We decide to go for a drive around the local area. We head off through Canyelles and Almadraba, but the road quickly peters out into a dirt track through the National Park. We backtrack and drive back up to Puig Rom. Perhaps unsurprisingly it's even windier, wetter and colder up here, and Issy says she feels like she's back up at the summit of the Rigi in Switzerland.

We drive aimlessly across the pancake flat coastal plain to the south of Roses. It looks to be very fertile agricultural country, with seemingly endless fields of apples, corn and olives. We hope to find a road that follows the coast, but they all seem to only go into and out of the coastal camping grounds. There aren't too many road signs out here and we get lost going through most of the many small villages. We see a large campervan that looks like it might know where it's going, so we decide to follow it. It turns out to be more lost than we are and all we end up doing is repeating the same U-turns that it's doing. We see a large truck hurtling towards us on the wrong side of the road. But no, it's us who are on the wrong side; fortunately we manage to lurch back onto the right side just in time to avoid a nasty collision.

We drive back into Roses to get some lunch. The rain's now heavier than ever, so decide we'll probably be better off vegging back at the apartment for the rest of the day, and hoping that it'll clear up tomorrow.

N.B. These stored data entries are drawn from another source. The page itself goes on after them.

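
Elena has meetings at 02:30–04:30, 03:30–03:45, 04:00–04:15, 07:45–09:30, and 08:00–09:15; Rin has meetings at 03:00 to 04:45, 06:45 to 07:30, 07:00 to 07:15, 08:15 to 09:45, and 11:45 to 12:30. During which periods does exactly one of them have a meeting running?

First set merges to 02:30–04:30, 07:45–09:30.
Second set merges to 03:00–04:45, 06:45–07:30, 08:15–09:45, 11:45–12:30.
A \ B = 02:30–03:00, 07:45–08:15.
B \ A = 04:30–04:45, 06:45–07:30, 09:30–09:45, 11:45–12:30.
Union of the two gives the symmetric difference.

02:30–03:00, 04:30–04:45, 06:45–07:30, 07:45–08:15, 09:30–09:45, 11:45–12:30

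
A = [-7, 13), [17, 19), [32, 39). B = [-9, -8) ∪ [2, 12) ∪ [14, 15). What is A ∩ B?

[2, 12)

[-7, 13) meets the second set on [2, 12).
[17, 19): no overlap with the second set.
[32, 39): no overlap with the second set.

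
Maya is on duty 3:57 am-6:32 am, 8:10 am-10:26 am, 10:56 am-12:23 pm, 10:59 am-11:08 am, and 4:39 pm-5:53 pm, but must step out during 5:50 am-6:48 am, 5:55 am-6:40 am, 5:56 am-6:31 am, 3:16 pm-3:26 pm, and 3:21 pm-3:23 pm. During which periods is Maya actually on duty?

First set merges to 3:57 am-6:32 am, 8:10 am-10:26 am, 10:56 am-12:23 pm, 4:39 pm-5:53 pm.
Second set merges to 5:50 am-6:48 am, 3:16 pm-3:26 pm.
3:57 am-6:32 am with B removed leaves 3:57 am-5:50 am.
8:10 am-10:26 am is untouched.
10:56 am-12:23 pm is untouched.
4:39 pm-5:53 pm is untouched.

3:57 am-5:50 am, 8:10 am-10:26 am, 10:56 am-12:23 pm, 4:39 pm-5:53 pm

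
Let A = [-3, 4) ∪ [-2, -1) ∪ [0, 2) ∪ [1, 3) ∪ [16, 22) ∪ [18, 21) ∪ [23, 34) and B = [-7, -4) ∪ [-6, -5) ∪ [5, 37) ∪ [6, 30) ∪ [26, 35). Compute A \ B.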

Issy Googles "Japanese restaurants near me" and comes up empty, so we wander into Canyelles in search of dinner yet again. The top rated restaurant's booked out, as it was last night, so we go into the only other eatery that we haven't been to yet. The waitress arrives with my tall dessert glass of ice cream. As she goes to put it down the cup falls over and the contents tips out all over the table. I suspect she's glad we can see the funny side; we all get the giggles. It's been a fairly boring day; this has probably been the highlight. Most of the people in here seem to French, and the other young waitress seems to speak fluent French and English. We ask her how many languages she speaks and how she learnt them. She says she speaks Catalan, Spanish, English, French and a bit of Dutch. She says that her family's French, and that she picked up English just from working here. She says that she finds English the most difficult of the five languages, but we 're not having any trouble at all understanding her. I don't understand how anyone could possibly pick up a difficult language just by working in a restaurant; but her brain's clearly wired a bit differently to mine. She says that she only speaks just enough Dutch to get by here. She says it's all deep guttural noises that make her throat hurt, and then goes on to demonstrate. I'm glad that we've finished eating. I've often wondered what language multi-lingual people think in. We put this to some of Issy's relatives, who are all fluent in Maltese and English, and they were split roughly half and half which left us none the wiser.